[Python-Dev] Multilingual programming article on the Red Hat Developer blog

Wed Sep 17 02:21:56 CEST 2014

R. David Murray writes:

 > > Do what, exactly? As I understand you, you treat the unknown bytes as
 > > completely opaque, not representing any characters at all. Which is
 > > what I'm saying: those are not characters.
 > 
 > Yes.  I thought you were saying that one could not treat the string with
 > smuggled bytes as if it were a string.

Guido's mantra is something like "Python's str doesn't contain
characters or even code points[1], it contains code units."  Implying
that dealing with characters (or the grapheme globs that occasionally
raise their ugly heads here) is an issue for higher-level facilities
than str to deal with.

The point being that

 > Basically, we are pretending that the each smuggled byte is single
 > character

is something of a misstatement (good enough for present purpose of
discussing email, but not good enough for the general case of
understanding how this is supposed to work when porting the construct
to other Python implementations), while

 > for string parsing purposes...but they don't match any of our
 > parsing constants.

is precisely Pythonically correct.  You might want to add "because all
parsing constants contain only valid characters by construction."

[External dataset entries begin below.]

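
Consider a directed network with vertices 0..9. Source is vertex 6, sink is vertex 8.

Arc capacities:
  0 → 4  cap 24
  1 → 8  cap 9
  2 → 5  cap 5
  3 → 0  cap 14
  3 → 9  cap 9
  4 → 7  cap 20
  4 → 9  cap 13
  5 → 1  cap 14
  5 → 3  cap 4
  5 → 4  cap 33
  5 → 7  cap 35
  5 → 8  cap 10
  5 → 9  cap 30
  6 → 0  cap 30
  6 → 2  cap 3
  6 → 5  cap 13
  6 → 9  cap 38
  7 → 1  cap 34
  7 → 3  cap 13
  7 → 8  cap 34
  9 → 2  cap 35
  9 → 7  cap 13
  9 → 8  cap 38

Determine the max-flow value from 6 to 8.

augment #1: 6→5→8 bottleneck 10, total now 10
augment #2: 6→9→8 bottleneck 38, total now 48
augment #3: 6→5→1→8 bottleneck 3, total now 51
augment #4: 6→0→4→7→8 bottleneck 20, total now 71
augment #5: 6→2→5→1→8 bottleneck 3, total now 74
augment #6: 6→0→4→9→7→8 bottleneck 4, total now 78

Maximum flow value: 78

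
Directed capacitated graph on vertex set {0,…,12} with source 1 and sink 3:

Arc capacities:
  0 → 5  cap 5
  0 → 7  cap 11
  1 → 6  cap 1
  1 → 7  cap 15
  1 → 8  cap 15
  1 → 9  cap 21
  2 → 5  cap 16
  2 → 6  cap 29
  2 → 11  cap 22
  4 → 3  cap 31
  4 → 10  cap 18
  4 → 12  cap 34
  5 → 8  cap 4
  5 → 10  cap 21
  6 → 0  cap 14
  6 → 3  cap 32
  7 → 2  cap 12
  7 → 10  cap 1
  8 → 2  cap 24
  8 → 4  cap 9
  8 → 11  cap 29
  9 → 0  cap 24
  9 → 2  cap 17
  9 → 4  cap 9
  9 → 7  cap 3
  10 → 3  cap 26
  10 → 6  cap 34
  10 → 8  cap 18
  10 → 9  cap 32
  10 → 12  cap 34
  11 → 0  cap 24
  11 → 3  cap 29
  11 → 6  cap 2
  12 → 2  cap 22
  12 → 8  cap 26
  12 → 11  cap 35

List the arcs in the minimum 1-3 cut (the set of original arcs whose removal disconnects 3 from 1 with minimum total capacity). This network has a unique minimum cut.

Min-cut arcs: {(1,6), (1,8), (1,9), (7,2), (7,10)} (total capacity 50)

augment #1: 1→6→3 push 1
augment #2: 1→7→10→3 push 1
augment #3: 1→8→4→3 push 9
augment #4: 1→8→11→3 push 6
augment #5: 1→9→4→3 push 9
augment #6: 1→7→2→6→3 push 12
augment #7: 1→9→2→6→3 push 12
max flow = 50; residual-reachable set from 1 gives S-side
cut edges (S→T): {(1,6), (1,8), (1,9), (7,2), (7,10)} total cap 50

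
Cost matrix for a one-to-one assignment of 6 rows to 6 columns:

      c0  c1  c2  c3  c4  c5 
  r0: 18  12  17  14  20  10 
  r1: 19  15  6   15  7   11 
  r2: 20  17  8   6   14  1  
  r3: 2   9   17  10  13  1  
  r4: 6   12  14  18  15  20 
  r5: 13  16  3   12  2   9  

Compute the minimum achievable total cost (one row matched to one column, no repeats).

Minimum assignment cost: 33

optimal assignment: row0→col1 (cost 12), row1→col2 (cost 6), row2→col3 (cost 6), row3→col5 (cost 1), row4→col0 (cost 6), row5→col4 (cost 2)
total = 12 + 6 + 6 + 1 + 6 + 2 = 33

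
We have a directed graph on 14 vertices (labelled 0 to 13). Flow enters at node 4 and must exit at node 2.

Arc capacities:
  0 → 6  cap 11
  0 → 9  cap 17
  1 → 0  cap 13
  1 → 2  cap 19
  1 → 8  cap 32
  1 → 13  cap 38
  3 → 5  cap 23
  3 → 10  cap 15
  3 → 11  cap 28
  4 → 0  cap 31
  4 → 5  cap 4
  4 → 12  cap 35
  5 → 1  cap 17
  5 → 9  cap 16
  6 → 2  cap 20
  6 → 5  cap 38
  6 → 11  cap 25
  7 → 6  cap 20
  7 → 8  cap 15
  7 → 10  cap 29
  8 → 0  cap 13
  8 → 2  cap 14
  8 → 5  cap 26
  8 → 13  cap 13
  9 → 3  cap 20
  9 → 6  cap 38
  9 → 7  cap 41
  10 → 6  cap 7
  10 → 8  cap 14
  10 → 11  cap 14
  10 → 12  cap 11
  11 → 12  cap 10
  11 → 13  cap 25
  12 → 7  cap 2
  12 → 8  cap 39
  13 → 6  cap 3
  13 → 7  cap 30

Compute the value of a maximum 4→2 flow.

Maximum flow value: 51

augment #1: 4→0→6→2 bottleneck 11, total now 11
augment #2: 4→5→1→2 bottleneck 4, total now 15
augment #3: 4→12→8→2 bottleneck 14, total now 29
augment #4: 4→0→9→6→2 bottleneck 9, total now 38
augment #5: 4→12→8→5→1→2 bottleneck 13, total now 51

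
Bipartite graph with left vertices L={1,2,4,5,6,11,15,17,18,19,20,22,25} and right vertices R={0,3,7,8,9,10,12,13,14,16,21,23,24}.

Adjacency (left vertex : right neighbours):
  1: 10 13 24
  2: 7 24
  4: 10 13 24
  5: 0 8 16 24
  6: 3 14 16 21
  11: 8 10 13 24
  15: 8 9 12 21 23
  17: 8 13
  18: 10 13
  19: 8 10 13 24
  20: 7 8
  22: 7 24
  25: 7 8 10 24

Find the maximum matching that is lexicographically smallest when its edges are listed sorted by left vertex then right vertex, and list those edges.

|M| = 8 (so the lex-smallest maximum matching has 8 edges)
process left vertices in ascending order; for each, take the smallest-labelled available neighbour that still permits 8 edges overall, or leave it unmatched if none does
lex-smallest matching: {1-10, 2-7, 4-13, 5-0, 6-3, 11-8, 15-9, 19-24}

Lex-smallest maximum matching: {(1,10), (2,7), (4,13), (5,0), (6,3), (11,8), (15,9), (19,24)}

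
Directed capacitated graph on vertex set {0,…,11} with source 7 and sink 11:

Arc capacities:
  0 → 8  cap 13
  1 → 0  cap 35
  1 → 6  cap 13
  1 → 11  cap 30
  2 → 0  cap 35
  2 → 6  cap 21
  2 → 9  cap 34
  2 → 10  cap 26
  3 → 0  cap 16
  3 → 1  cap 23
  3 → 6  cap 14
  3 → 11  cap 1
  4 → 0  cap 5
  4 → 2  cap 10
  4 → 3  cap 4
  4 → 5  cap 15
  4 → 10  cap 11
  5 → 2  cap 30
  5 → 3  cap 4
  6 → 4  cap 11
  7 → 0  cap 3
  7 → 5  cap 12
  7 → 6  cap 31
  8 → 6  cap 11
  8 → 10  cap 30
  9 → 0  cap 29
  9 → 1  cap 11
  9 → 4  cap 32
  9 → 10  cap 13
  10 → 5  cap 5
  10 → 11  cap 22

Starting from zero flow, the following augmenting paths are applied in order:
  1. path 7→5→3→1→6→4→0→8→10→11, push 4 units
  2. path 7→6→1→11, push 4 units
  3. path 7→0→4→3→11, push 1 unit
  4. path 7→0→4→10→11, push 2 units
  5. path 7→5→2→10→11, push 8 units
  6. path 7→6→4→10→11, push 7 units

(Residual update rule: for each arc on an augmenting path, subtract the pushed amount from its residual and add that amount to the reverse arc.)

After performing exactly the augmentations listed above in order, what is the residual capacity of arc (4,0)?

Residual capacity of (4,0): 4

after path 1 (7→5→3→1→6→4→0→8→10→11, push 4): res(4,0)=1
after path 2 (7→6→1→11, push 4): res(4,0)=1
after path 3 (7→0→4→3→11, push 1): res(4,0)=2
after path 4 (7→0→4→10→11, push 2): res(4,0)=4
after path 5 (7→5→2→10→11, push 8): res(4,0)=4
after path 6 (7→6→4→10→11, push 7): res(4,0)=4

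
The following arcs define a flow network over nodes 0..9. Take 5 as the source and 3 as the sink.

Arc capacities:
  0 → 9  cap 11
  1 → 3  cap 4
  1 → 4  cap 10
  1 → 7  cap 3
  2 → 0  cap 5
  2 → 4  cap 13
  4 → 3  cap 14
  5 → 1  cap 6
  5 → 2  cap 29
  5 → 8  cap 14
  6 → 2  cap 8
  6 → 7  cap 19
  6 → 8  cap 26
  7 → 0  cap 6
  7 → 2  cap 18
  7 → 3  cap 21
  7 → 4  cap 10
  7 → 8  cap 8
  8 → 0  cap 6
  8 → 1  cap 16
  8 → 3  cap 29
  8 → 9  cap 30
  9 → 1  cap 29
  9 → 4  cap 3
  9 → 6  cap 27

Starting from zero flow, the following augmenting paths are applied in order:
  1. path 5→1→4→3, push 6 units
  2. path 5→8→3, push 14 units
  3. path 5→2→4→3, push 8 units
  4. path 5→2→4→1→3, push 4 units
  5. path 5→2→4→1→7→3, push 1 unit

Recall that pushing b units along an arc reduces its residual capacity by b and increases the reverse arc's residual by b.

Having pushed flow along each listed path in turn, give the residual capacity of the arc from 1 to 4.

after path 1 (5→1→4→3, push 6): res(1,4)=4
after path 2 (5→8→3, push 14): res(1,4)=4
after path 3 (5→2→4→3, push 8): res(1,4)=4
after path 4 (5→2→4→1→3, push 4): res(1,4)=8
after path 5 (5→2→4→1→7→3, push 1): res(1,4)=9

Residual capacity of (1,4): 9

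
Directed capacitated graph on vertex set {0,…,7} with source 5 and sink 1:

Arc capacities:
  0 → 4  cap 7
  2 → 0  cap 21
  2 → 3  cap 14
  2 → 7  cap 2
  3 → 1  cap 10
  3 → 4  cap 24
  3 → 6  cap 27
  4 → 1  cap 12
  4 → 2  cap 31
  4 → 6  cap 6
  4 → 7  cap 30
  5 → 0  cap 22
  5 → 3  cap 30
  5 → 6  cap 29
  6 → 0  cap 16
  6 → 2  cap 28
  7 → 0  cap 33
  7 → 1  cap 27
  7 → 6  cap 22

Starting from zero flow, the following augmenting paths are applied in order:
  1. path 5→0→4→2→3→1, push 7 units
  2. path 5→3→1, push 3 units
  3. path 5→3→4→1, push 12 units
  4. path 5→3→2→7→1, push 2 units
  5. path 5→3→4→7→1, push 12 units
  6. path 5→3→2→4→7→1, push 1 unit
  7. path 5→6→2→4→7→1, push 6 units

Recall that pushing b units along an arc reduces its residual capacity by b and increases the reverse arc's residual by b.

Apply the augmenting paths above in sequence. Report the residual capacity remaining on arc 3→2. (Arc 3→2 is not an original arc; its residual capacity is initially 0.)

Residual capacity of (3,2): 4

after path 1 (5→0→4→2→3→1, push 7): res(3,2)=7
after path 2 (5→3→1, push 3): res(3,2)=7
after path 3 (5→3→4→1, push 12): res(3,2)=7
after path 4 (5→3→2→7→1, push 2): res(3,2)=5
after path 5 (5→3→4→7→1, push 12): res(3,2)=5
after path 6 (5→3→2→4→7→1, push 1): res(3,2)=4
after path 7 (5→6→2→4→7→1, push 6): res(3,2)=4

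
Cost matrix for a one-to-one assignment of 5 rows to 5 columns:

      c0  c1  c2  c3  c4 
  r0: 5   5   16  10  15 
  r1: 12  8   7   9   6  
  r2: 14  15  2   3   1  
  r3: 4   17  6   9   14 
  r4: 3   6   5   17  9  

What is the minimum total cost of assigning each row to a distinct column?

Minimum assignment cost: 23

one of 2 optimal assignments: row0→col1 (cost 5), row1→col4 (cost 6), row2→col3 (cost 3), row3→col0 (cost 4), row4→col2 (cost 5)
total = 5 + 6 + 3 + 4 + 5 = 23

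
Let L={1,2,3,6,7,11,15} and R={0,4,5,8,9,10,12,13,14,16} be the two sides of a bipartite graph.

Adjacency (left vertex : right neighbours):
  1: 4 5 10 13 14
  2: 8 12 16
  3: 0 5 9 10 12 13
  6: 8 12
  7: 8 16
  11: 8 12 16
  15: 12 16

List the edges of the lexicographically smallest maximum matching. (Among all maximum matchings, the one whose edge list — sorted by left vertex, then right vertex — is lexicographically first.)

|M| = 5 (so the lex-smallest maximum matching has 5 edges)
process left vertices in ascending order; for each, take the smallest-labelled available neighbour that still permits 5 edges overall, or leave it unmatched if none does
lex-smallest matching: {1-4, 2-8, 3-0, 6-12, 7-16}

Lex-smallest maximum matching: {(1,4), (2,8), (3,0), (6,12), (7,16)}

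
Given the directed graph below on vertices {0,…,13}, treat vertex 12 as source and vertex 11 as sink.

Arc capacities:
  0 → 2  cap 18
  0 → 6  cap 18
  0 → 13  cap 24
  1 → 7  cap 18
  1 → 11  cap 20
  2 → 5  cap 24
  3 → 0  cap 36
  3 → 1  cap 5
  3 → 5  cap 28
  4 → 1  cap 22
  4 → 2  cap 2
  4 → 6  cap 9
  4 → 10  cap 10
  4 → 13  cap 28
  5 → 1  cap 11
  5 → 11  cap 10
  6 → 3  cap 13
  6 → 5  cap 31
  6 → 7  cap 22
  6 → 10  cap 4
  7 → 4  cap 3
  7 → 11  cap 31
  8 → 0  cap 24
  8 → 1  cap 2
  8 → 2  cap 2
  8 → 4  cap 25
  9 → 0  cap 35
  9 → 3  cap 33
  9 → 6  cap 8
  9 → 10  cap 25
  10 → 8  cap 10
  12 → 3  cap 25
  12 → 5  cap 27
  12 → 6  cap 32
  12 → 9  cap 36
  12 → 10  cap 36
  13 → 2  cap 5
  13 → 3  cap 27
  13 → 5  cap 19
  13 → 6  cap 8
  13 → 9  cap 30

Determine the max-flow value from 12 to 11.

augment #1: 12→5→11 bottleneck 10, total now 10
augment #2: 12→3→1→11 bottleneck 5, total now 15
augment #3: 12→5→1→11 bottleneck 11, total now 26
augment #4: 12→6→7→11 bottleneck 22, total now 48
augment #5: 12→10→8→1→11 bottleneck 2, total now 50
augment #6: 12→10→8→4→1→11 bottleneck 2, total now 52
augment #7: 12→10→8→4→1→7→11 bottleneck 6, total now 58

Maximum flow value: 58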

 > [*] I worried a lot that this was re-introducing the bytes/string
 > problem from python2.

It isn't, because the bytes/str problem was that given a str object
out of context you could not tell whether it was a binary blob or
text, and if text, you couldn't tell if it was external encoded text
or internal abstract text.

That is not true here because the representations of characters vs.
smuggled bytes in str are disjoint sets.

Footnotes: 
[1]  In Unicode terminology, a code unit is the smallest computer
object that can represent a character (this is uniquely and sanely
defined for all real Unicode transformation formats aka UTFs).  A code
point is an integer 0 - (17*256*256-1) that can represent a character,
but many code points such as surrogates and 0xFFFF are defined to be
non-characters.  Characters are those code points that may be assigned
an interpretation as a character, including undefined characters
(private space and reserved).